Fry was within a second of putting the phone down. But she knew that she couldn’t leave a question hanging. It would torment her for days.

‘Angie, what is it you want?’ she said.

‘I want you to come back, Diane.’

‘Back? Back where?’

‘To Birmingham, of course. You know it’s where you belong.’

‘Damn it, Angie, you know perfectly well why I left Birmingham.’

‘’Course I do. But that doesn’t stop it being the place where you belong.’


That night, Fry couldn’t sleep. It wasn’t the first night it had happened, and it wouldn’t be the last. But tonight, as soon as she was alone in her bedroom, the darkness began to close in around her. That darkness was full of her memories. It moved in on her from every side, dropping like a heavy blanket, pressing against her body and smothering her with its warm, sticky embrace. Around her, the night murmured and her flesh squirmed.

She’d always known the old memories were still powerful and raw, ready to rise up and grab at her mind from the darkness. Tonight, once again, dark forms seemed to loom around her, mere smudges of silhouettes that crept ever nearer, reaching out towards her.

And then she seemed to hear a voice in the darkness. A familiar voice, coarse and slurring in a Birmingham accent. ‘It’s a copper,’ it said. Taunting laughter moving in the shadows. ‘A copper. She’s a copper.’

The reality of the horror was years behind her now, and the only wounds still raw were those in her mind, where they were exposed to the cold winds of memory.

She breathed deeply, forcing her heartbeat to slow down. Control and concentration. Yet she could feel the sweat break out on her forehead. She cursed silently, knowing what was about to come.

These were memories too powerful to be buried completely, too deeply etched into her soul to be forgotten. They merely writhed in the depths, waiting for the chance to re-emerge.

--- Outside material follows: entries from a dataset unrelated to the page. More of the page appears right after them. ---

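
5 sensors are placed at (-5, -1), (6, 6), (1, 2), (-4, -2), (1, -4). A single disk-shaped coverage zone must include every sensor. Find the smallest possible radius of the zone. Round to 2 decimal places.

The farthest pair is (-5, -1)–(6, 6) with squared distance 170. The circle on this segment as diameter has centre (0.5, 2.5) and r² = 170/4 = 42.5.
Check (1, 2): distance² to centre = 0.5 ≤ 42.5, so it lies inside.
All remaining points lie in this disk, and no smaller disk contains both endpoints, so this is the minimum enclosing circle.
r = √(42.5) ≈ 6.52.

6.52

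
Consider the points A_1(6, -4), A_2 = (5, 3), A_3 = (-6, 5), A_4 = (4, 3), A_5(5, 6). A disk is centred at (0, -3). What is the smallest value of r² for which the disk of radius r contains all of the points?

106

The required radius is the distance from (0, -3) to the farthest point.
Squared distances: 37, 61, 100, 52, 106.
Maximum is 106, attained at A_5.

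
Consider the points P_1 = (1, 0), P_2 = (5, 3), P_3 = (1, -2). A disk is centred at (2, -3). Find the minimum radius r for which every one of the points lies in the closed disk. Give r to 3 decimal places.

The required radius is the distance from (2, -3) to the farthest point.
Squared distances: 10, 45, 2.
Maximum is 45, attained at P_2.
r = √45 ≈ 6.708.

6.708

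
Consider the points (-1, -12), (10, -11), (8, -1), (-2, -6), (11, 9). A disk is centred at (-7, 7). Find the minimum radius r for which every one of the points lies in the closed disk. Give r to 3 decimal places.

24.759

The required radius is the distance from (-7, 7) to the farthest point.
Squared distances: 397, 613, 289, 194, 328.
Maximum is 613, attained at (10, -11).
r = √613 ≈ 24.759.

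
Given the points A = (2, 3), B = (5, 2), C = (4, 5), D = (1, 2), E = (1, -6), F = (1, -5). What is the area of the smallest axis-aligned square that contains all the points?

The bounding box has width 4 and height 11.
An axis-aligned square enclosing the set must have side ≥ max(width, height).
So the minimum side is max(4, 11) = 11.
Area = 11² = 121.

121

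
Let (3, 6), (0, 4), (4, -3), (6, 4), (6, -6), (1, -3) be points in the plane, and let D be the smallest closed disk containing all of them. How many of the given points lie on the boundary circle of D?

2

A smallest enclosing disk is always determined by at most three of the input points on its boundary.
The farthest pair is (3, 6)–(6, -6) with squared distance 153. The circle on this segment as diameter has centre (4.5, 0) and r² = 153/4 = 38.25.
Check (0, 4): distance² to centre = 36.25 ≤ 38.25, so it lies inside.
All remaining points lie in this disk, and no smaller disk contains both endpoints, so this is the minimum enclosing circle.
The points at distance exactly r from the centre are (3, 6), (6, -6) — 2 points.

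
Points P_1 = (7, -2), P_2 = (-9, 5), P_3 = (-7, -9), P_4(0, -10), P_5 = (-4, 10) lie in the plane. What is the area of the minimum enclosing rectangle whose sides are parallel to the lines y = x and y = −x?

In coordinates u = x + y, v = x − y the rectangle is axis-aligned; the map (x,y)→(u,v) scales areas by 2.
u-values: 5, -4, -16, -10, 6; range = 6 − (-16) = 22.
v-values: 9, -14, 2, 10, -14; range = 10 − (-14) = 24.
Area = (22 × 24) / 2 = 264.

264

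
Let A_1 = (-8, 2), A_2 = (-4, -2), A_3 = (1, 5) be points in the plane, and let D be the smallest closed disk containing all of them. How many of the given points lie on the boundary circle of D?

3

Side lengths²: A_1A_2² = 32, A_1A_3² = 90, A_2A_3² = 74.
Since A_1A_3² = 90 < 74 + 32 = 106, the triangle is acute, so the smallest enclosing circle is the circumcircle.
Circumcentre = (-3.25, 2.75), r² = 23.125.
The points at distance exactly r from the centre are A_1, A_2, A_3 — 3 points.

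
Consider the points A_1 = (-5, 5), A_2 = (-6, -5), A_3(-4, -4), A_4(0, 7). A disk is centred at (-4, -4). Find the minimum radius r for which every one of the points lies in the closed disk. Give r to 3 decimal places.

The required radius is the distance from (-4, -4) to the farthest point.
Squared distances: 82, 5, 0, 137.
Maximum is 137, attained at A_4.
r = √137 ≈ 11.705.

11.705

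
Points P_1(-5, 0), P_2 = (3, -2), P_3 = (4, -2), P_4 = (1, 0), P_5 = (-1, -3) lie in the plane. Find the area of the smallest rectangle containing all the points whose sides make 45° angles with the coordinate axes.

In coordinates u = x + y, v = x − y the rectangle is axis-aligned; the map (x,y)→(u,v) scales areas by 2.
u-values: -5, 1, 2, 1, -4; range = 2 − (-5) = 7.
v-values: -5, 5, 6, 1, 2; range = 6 − (-5) = 11.
Area = (7 × 11) / 2 = 38.5.

38.5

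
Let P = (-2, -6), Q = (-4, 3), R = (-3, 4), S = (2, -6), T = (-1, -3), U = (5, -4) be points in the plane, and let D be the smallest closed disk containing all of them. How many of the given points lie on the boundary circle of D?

3

By Welzl's lemma the MEC is supported by two points (diametrically opposite) or three points (on a circumcircle).
The minimum enclosing circle is determined by three boundary points: P, R, U.
Their circumcentre is (5/18, -13/18) with r² = 5353/162.
The farthest remaining point Q is at distance² 5209/162 ≤ 5353/162.
The points at distance exactly r from the centre are P, R, U — 3 points.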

Bodies could be sensed, further back in the darkness, watching, laughing, waiting eagerly for what they knew would happen next. Voices murmured and coughed. ‘It’s a copper,’ the voices said. ‘She’s a copper.’

She remembered movements that crept and rustled closer, fragmented glimpses of figures carved into segments by the streetlights, the reek of booze and violence. And then she seemed to hear the one particular voice – that rough, slurring Brummie voice that slithered out of the darkness. ‘How do you like this, copper?’ And the taunting laughter moving in the shadows.

Then she was falling, flailing forward into the darkness. Nothing could stop the flood of remembered sensations now. ‘How do you like this, copper?’